Last week I, along with dozens of Canadian entomologists, was in beautiful Saskatoon, Saskatchewan at our annual Entomological Society of Canada/Entomological Society of Saskatchewan Joint Annual Meeting. I had a great time there. There were five talks from my research program (including one of my own). I was very proud of all of my students and postdocs, as they all gave great talks. One of them, Sharleen Balogh, won the President’s Prize for her talk. And UNBC’s very own Staffan Lindgren became President of the Society for the next year.

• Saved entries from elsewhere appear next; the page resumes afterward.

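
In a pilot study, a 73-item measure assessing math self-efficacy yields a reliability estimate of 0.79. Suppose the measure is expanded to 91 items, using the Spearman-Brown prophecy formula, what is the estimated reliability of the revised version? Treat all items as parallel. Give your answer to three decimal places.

0.824

Length ratio n = 91/73 = 1.2466
Apply the Spearman-Brown prophecy formula, r' = nr / [1 + (n − 1)r]:
r_new = 1.2466·0.79 / [1 + (1.2466 − 1)·0.79]
r_new = 0.9848 / 1.1948 ≈ 0.8242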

Besides all of that, I was able to visit with many colleagues and students. We were able to “talk shop” and discuss our ideas easily, almost like an ongoing, really large lab meeting. We had time to get to know each other a bit better as actual humans, not just another name on a co-author list. And we were treated to all sorts of inspiring and informative regular talks, symposium addresses, and poster presentations. By the end of the four days in Saskatoon, I was tired but also elated at the state of entomological research and teaching in Canada. Our discipline is in very good hands for the foreseeable future, and that makes me happy.
All of this got me thinking a bit more about conferences on my plane flight back (while trying to avoid a conversation about “chem trails” with an insistent fellow sitting next to me). I’ve been to some very large conferences with attendees numbering in the thousands. And I’ve been to some very small conferences with maybe 20 or 30 attendees. The ESC JAM is an order of magnitude smaller than the former and an order of magnitude larger than the latter – nestling right into a bit of a sweet spot, in my opinion.
I do truly appreciate the smaller conferences for a number of reasons. There are no concurrent sessions, so you never are forced to miss a talk. They are really great venues for early-stage students to present their work in a thoroughly non-threatening atmosphere. They are a great place to reconnect with your closest – geographically and often in terms of discipline – colleagues. On that latter point, in a discipline like entomology where many of the issues that we deal with are regional in nature, this aspect cannot be stated too strongly. Having some time to compare notes on regional conservation or pest issues in a semi-formal setting with regional colleagues is vital.
I also like the larger conferences, but not quite as much. And the fact that I haven’t been to a large conference in several years now is perhaps a bit of a testimony to my deeper current mindset. Large conferences have the advantage of having something for everyone. With thousands of attendees giving talks or posters over a three- or four-day period, there are also many – sometimes dozens – of concurrent sessions. Organizers have a ton of resources, and they can bring in big speakers and a great trade show. This means that no matter what, I can find talks and items of interest to me at large meetings. But it also means that I feel required to preschedule myself to such an extent that it is unlikely that I’ll just stumble into a talk (or remain in a session after the talks that I was interested in) that truly but accidentally blows my mind. Pure organization is key at a large conference, and that reduces spontaneity.
I also find that I’m often more prone to being “lonesome in a crowd” at large meetings because you have to be pretty lucky to meet someone you might know just in time for lunch or dinner with so many concurrent sessions going on. Again, this can be overcome with planning (“hey, let’s meet at the registration desk for lunch at noon on Tuesday”), but does not really allow for surprise meetings with known and yet-unknown colleagues.
Don’t get me wrong, I’m not opposed to large conferences. They are amazing events, and I have always benefited from being at them. But perhaps it’s my somewhat introverted tendencies that make me more comfortable at the small-to-medium-sized meetings. It’s at those venues that I find that I can see presentations that are both exactly relevant to my work and also tangentially interesting. I can easily meet with people who I know. I can meet a few who I didn’t know before. And I can make a gracious retreat when I’m feeling a bit tired of interacting.
Ultimately I suppose that each of us has a Goldilocks Zone for preferred meeting size. Mine generally matches what I experienced last week. Preferences, of course, will vary. And the benefits of all meeting sizes mean that we should all also step away from our personal Goldilocks Zone from time-to-time to experience meetings of all sorts.
(And a quick addendum: Thanks so much to the organizers of the ESC-ESS JAM 2014. Having been part of an organizing team in the past, I realize how much work that was. I hope that you all are feeling proud of the great work that you did, because that was an excellent meeting all around.)